At White Sands Missile Range in 1997 Bopp was invited to be an observer when an ultraviolet spectrograph was launched by Black Brant rocket to observe the comet and look for argon and neon. Previously unobserved isotopes were discovered in addition to a third sodium tail. Bopp was awarded an honorary doctor of Science degree from Youngstown State University in 1998. Bopp and his father also became the first two members of the Friends of Ward Beecher Planetarium at the university.

In 1997, as comet Hale–Bopp reached its brightest point, Bopp's brother and sister-in-law were killed in a car accident after photographing the comet. "This has been the best week of my life. And the worst," Bopp told a National Geographic reporter.

Bopp and his father Frank have had an asteroid named after them, (7086) Bopp, discovered October 5, 1991, by Carolyn and Gene Shoemaker. In 1997, the Shoemakers, both famous for co-discovering comet Shoemaker–Levy 9, were involved in a car crash.
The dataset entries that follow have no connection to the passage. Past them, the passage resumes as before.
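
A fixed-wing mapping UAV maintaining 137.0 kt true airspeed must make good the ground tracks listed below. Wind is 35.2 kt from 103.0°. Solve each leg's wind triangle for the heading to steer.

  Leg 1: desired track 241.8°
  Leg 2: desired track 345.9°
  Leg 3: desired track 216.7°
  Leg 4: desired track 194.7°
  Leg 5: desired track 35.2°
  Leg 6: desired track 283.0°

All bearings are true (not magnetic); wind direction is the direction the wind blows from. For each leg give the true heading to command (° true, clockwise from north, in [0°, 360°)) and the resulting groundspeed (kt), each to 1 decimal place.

Leg 1: heading=232.1°, groundspeed=161.5 kt
Leg 2: heading=359.1°, groundspeed=149.4 kt
Leg 3: heading=203.1°, groundspeed=147.3 kt
Leg 4: heading=179.8°, groundspeed=133.4 kt
Leg 5: heading=49.0°, groundspeed=119.8 kt
Leg 6: heading=283.0°, groundspeed=172.2 kt

Leg 1: desired track 241.8°; wind correction -9.7° → command heading 232.1°, groundspeed 161.5 kt
Leg 2: desired track 345.9°; wind correction +13.2° → command heading 359.1°, groundspeed 149.4 kt
Leg 3: desired track 216.7°; wind correction -13.6° → command heading 203.1°, groundspeed 147.3 kt
Leg 4: desired track 194.7°; wind correction -14.9° → command heading 179.8°, groundspeed 133.4 kt
Leg 5: desired track 35.2°; wind correction +13.8° → command heading 49.0°, groundspeed 119.8 kt
Leg 6: desired track 283.0°; wind correction +0.0° → command heading 283.0°, groundspeed 172.2 kt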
Gene died in the crash, and his ashes were sent to the Moon along with an image of Comet Hale-Bopp, "the last comet that the Shoemakers observed together."
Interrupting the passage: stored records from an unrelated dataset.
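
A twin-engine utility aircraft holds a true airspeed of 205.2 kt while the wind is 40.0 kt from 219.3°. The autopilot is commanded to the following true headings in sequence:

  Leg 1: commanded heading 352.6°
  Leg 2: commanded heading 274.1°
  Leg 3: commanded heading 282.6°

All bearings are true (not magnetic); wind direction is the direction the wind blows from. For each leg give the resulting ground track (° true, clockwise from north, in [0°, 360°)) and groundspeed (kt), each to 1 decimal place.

Leg 1: heading 352.6°; drift +7.1° → track 359.7°, groundspeed 234.4 kt
Leg 2: heading 274.1°; drift +10.2° → track 284.3°, groundspeed 185.1 kt
Leg 3: heading 282.6°; drift +10.8° → track 293.4°, groundspeed 190.6 kt

Leg 1: track=359.7°, groundspeed=234.4 kt
Leg 2: track=284.3°, groundspeed=185.1 kt
Leg 3: track=293.4°, groundspeed=190.6 kt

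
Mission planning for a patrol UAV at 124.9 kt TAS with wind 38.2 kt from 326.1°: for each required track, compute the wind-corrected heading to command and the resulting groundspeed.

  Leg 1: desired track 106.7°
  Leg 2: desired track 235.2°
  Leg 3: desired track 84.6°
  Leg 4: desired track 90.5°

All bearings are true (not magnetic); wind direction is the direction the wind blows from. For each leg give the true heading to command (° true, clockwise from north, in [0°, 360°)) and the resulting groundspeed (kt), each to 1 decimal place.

Leg 1: heading=95.5°, groundspeed=152.0 kt
Leg 2: heading=253.0°, groundspeed=119.5 kt
Leg 3: heading=69.0°, groundspeed=138.5 kt
Leg 4: heading=75.9°, groundspeed=142.4 kt

Leg 1: desired track 106.7°; wind correction -11.2° → command heading 95.5°, groundspeed 152.0 kt
Leg 2: desired track 235.2°; wind correction +17.8° → command heading 253.0°, groundspeed 119.5 kt
Leg 3: desired track 84.6°; wind correction -15.6° → command heading 69.0°, groundspeed 138.5 kt
Leg 4: desired track 90.5°; wind correction -14.6° → command heading 75.9°, groundspeed 142.4 kt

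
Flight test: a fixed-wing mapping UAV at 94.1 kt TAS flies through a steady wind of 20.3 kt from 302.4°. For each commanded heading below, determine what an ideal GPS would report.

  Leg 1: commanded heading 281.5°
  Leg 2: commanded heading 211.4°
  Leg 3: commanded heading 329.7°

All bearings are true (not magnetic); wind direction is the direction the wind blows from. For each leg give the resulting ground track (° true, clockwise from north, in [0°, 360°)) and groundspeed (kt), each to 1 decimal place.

Leg 1: heading 281.5°; drift -5.5° → track 276.0°, groundspeed 75.5 kt
Leg 2: heading 211.4°; drift -12.1° → track 199.3°, groundspeed 96.6 kt
Leg 3: heading 329.7°; drift +7.0° → track 336.7°, groundspeed 76.6 kt

Leg 1: track=276.0°, groundspeed=75.5 kt
Leg 2: track=199.3°, groundspeed=96.6 kt
Leg 3: track=336.7°, groundspeed=76.6 kt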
In 1997, when Bopp pointed out the comet would soon disappear from view and would not be visible for another 2380 years, he said he would always continue looking up at the stars.

I'll never give up looking at the skies. There are so many beautiful things there. And I love to share that with people.
 He continued to volunteer at observatories near Phoenix, Arizona, towards the end of his life, speaking about Hale–Bopp. He died of liver failure on January 5, 2018, at the age of 68.